Dec. 18, 2017 By Nathaly Pesantez
Business owners and residents will gather tonight to air some grievances on the bike lanes and loss of parking spots on their Queens Boulevard blocks, blamed for slowing business down by driving customers who can’t find parking away.
The meeting will take place at 7 p.m. tonight at Tropix, located at 95-32 Queens Blvd., where are all invited to “fight back” and begin a plan of action against the city’s removal of 198 parking spaces from Eliot Avenue to Yellowstone Boulevard to make way for painted bike lanes over the summer.
The bike lanes, implemented under Phase III of the Department of Transportation’s plans for the boulevard, are directly linked to sales losses in the double digits for several businesses along the stretch, business owners told the Queens Chronicle in November.
“Businesses along Queens Boulevard have suffered,” said Gary Taylor, owner of Tropix and organizer for tonight’s meeting. “When I started experiencing losses, I reached out to some of my fellow business owners and found out they were in the same boat.”

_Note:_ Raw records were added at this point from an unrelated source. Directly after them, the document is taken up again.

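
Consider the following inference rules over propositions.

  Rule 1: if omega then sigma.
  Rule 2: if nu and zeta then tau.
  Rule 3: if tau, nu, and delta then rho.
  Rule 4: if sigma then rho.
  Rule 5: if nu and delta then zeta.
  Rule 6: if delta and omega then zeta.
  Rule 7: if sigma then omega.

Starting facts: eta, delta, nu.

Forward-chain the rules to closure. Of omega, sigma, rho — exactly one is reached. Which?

rho

nu and delta hold, so zeta follows (Rule 5).
From nu and zeta, Rule 2 gives tau.
tau, nu, and delta hold, so rho follows (Rule 3).
omega would need sigma (Rule 7), but sigma is never established. sigma would need omega (Rule 1), but omega is never established.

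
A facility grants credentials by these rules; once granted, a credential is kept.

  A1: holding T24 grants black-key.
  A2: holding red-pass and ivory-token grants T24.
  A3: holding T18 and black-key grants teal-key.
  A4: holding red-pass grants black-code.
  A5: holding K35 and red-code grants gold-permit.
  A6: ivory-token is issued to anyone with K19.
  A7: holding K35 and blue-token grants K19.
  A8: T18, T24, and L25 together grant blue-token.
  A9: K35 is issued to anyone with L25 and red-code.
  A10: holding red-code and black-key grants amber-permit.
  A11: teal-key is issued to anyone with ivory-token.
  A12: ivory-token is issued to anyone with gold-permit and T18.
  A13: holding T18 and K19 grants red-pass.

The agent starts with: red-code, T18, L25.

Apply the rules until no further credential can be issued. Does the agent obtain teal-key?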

Taylor spoke to roughly 40 businesses along the stretch about tonight’s meeting, urging them to come together and create a plan to present to Community Board 6 in January that could address the loss of revenue they’ve experienced. He also sent letters to Councilmember Karen Koslowitz and borough president Melinda Katz on the meeting.
“We’re trying to see if we can get something changed,” Taylor, who has run Tropix for the last 13 years, said. “The current conditions are not good.”
Some of Taylor’s ideas on what the community board and the city can do include analyzing the neighborhood for parking density, and potentially doing away with the curbside delivery-only spaces, a feature of Phase III which do not allow for parking for nearly 12 hours every day.
But Taylor remains skeptical of the community board and the city’s attention to concerns from business owners.
“Honestly I’m not totally convinced that we are going to change anything,” he said. “But in a desperate situation, we really have to try.”
The meeting comes as the city is working on Phase IV of their Vision Zero program, which may see protected bike lanes, stop signs, and other safety features installed from Yellowstone Boulevard to Union Turnpike in 2018.